Like the rest of the world, we were shaking our heads over the daily dips of 5%-10%, but we also thought that things would stabilise once the central banks of the world got their act together. He said that on Friday, he had never been so "hapless, resigned to fate in a bad way". Mind you, my friend is on the board of two top 1,000 companies and has been on select committees on banking oversight committees. He has access to influential board members of the Federal Reserve and many of the top guys at IMF.
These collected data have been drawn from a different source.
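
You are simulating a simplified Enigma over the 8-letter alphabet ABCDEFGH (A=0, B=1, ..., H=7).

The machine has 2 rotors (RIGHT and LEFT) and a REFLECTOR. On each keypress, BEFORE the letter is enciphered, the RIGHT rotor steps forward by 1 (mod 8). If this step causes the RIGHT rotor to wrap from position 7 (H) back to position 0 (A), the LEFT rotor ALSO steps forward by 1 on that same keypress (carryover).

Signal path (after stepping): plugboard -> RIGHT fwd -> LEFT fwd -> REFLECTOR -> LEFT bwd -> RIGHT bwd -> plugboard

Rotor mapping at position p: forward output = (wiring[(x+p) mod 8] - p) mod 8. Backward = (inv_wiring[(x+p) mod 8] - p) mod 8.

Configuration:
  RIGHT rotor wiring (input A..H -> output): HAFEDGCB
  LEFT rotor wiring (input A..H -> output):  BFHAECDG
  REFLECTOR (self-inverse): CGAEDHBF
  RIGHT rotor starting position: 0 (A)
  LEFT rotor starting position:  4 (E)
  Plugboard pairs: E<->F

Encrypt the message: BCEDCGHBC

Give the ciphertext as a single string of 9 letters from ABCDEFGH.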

He said things were so ON THE EDGE last Friday, he felt the same way when the Cuban missile crisis was at its peak fervour. During the latter period, he was resigned to either side sending the nuclear missiles to each other and knowing in his heart that there is a very real chance that life as he knows it may evaporate in a matter of hours. Can you imagine a person comparing that to the the situation last Friday. He said that things were so "open and shut" that the central banks were in real danger of not being able to come up with the deposit guarantees and buying of stakes in banks. There was a real chance that all markets was going to continue to collapse further. He added that if people knew how bad things were behind the scenes, they would wobble at their knees. He said on Friday, he was willing to take a bet that the Dow Jones may hit 6,000 in the coming days.
His view has improved now. Now he thinks there is a good chance that things will work, that liquidity will return, but sees thing only returning to normal after 6 months.